Conversations in an intimate and uninterrupted environment with Nobel Prize winners in literature is the proposal of Word of Nobel, the new CaixaForum documentary series that premieres on the free platform this Thursday. The four episodes of the first installment, each lasting one hour, feature the Norwegian writer Jon Fosse, the Frenchman Jean-Marie Gustave Le Clézio, the Turkish Orhan Pamuk and Abdulrazak Gurnah, originally from Zanzibar and resident in England. .

The series is created by journalist Xavi Ayén and photographer Kim Manresa. “Since 2005 we have been interviewing Nobel Prize winners for La Vanguardia and we had the idea of ​​converting the format to audiovisual,” explains Ayén, editor-in-chief of Culture at La Vanguardia, about the origin of the project. “We always go to the cities where they live and talk in the place where they meet us, often their house,” he continues. He also advances that they are already preparing more interviews that will be added to the platform, "although they will not be the 28 that we have already done for the newspaper because many of them have already died."

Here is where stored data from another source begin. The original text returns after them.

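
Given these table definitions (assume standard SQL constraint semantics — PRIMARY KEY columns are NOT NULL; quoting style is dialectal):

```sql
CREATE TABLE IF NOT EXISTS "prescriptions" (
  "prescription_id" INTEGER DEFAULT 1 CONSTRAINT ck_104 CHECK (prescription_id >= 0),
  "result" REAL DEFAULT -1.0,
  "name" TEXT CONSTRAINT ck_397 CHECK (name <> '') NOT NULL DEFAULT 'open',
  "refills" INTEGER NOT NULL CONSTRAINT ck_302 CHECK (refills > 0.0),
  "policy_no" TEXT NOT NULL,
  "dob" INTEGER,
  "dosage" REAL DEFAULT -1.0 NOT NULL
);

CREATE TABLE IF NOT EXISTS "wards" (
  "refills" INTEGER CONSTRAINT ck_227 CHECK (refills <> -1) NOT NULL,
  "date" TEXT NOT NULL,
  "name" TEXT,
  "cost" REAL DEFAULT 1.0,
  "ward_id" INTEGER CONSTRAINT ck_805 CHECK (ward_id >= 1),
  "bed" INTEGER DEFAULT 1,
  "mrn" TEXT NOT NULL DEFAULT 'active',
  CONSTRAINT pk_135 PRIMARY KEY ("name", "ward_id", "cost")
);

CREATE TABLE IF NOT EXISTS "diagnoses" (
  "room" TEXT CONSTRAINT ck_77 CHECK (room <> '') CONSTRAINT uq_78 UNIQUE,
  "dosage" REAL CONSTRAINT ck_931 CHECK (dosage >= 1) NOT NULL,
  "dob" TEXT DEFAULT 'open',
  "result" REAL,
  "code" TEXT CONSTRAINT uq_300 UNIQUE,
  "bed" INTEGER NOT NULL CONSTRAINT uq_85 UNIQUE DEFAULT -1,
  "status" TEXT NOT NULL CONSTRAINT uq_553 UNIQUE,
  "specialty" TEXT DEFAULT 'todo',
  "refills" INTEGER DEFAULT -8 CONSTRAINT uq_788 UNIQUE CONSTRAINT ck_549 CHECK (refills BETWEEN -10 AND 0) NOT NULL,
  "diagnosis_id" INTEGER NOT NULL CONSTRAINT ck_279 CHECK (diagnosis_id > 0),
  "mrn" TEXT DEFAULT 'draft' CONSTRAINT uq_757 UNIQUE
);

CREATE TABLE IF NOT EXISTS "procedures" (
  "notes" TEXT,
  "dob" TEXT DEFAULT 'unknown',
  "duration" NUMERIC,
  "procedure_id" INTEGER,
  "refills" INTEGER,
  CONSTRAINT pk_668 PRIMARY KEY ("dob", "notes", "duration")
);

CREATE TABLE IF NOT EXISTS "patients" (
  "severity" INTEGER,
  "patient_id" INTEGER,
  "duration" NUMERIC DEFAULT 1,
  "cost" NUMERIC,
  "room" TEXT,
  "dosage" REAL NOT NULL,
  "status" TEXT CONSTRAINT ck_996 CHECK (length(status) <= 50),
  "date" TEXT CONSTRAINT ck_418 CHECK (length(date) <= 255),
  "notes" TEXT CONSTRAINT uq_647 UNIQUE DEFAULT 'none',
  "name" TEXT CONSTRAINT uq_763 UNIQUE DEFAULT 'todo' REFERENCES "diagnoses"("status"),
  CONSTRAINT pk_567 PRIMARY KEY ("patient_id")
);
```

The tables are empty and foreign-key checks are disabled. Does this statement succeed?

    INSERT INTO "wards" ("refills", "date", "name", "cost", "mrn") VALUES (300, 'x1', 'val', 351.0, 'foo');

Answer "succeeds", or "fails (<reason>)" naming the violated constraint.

ward_id is omitted from the column list and has no DEFAULT, so it would receive NULL.
But ward_id is part of the PRIMARY KEY (implied NOT NULL).

fails (NOT NULL on ward_id)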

Ayén directs the series together with Benet Román, in charge of bringing the format to audiovisual. “I wanted to maintain the way Ayén and Manresa work and, in fact, each program begins with them arriving in the author's city and remembering the experience of the previous interview,” says Román. "Then we enter the interview and in the final part there is a walk in which we see how Manresa takes the photos that we will also end up seeing on the screen."

The objective set was “not to spoil the climate of complicity that Ayén finds in the interviews and to make the interviewee forget that we were there after 10 minutes.” Ayén makes a biographical journey and a human profile of each author through their work and, thanks to the atmosphere that is created, the journalist thinks “that the authors are able to go beyond what they would explain in a promotional interview for their work.” last book".

Regarding the guests, Ayén advances that the interview with Le Clézio took place in Nice, with a route closely related to the Second World War. “He told us stories that were still very vivid, like the bombings he saw and the aftermath.” They did the interview with Pamuk on a balcony of his house in Istanbul, with spectacular views of the Bosphorus Strait, and which is the place where he writes. “He explained to us how his father encouraged him to write while the rest considered him the fool of the family.”

Gurnah was visited in Canterbury. “All of his books reflect the experience of people who emigrate based on his experience, someone who arrives in England at the age of 18 and ends up being a university professor but who does not feel like he belongs in one place or another.” And in a snowy Oslo they met Fosse, “one of the most famous theater authors in the world who explains to us how converting to Catholicism and literature helped him overcome alcohol addiction problems.”

“People should not be afraid to watch the program if they do not know the author's work because the Nobel Prize winners have had a quite interesting life, which they also know how to explain very well as the good writers that they are,” Román points out in conclusion.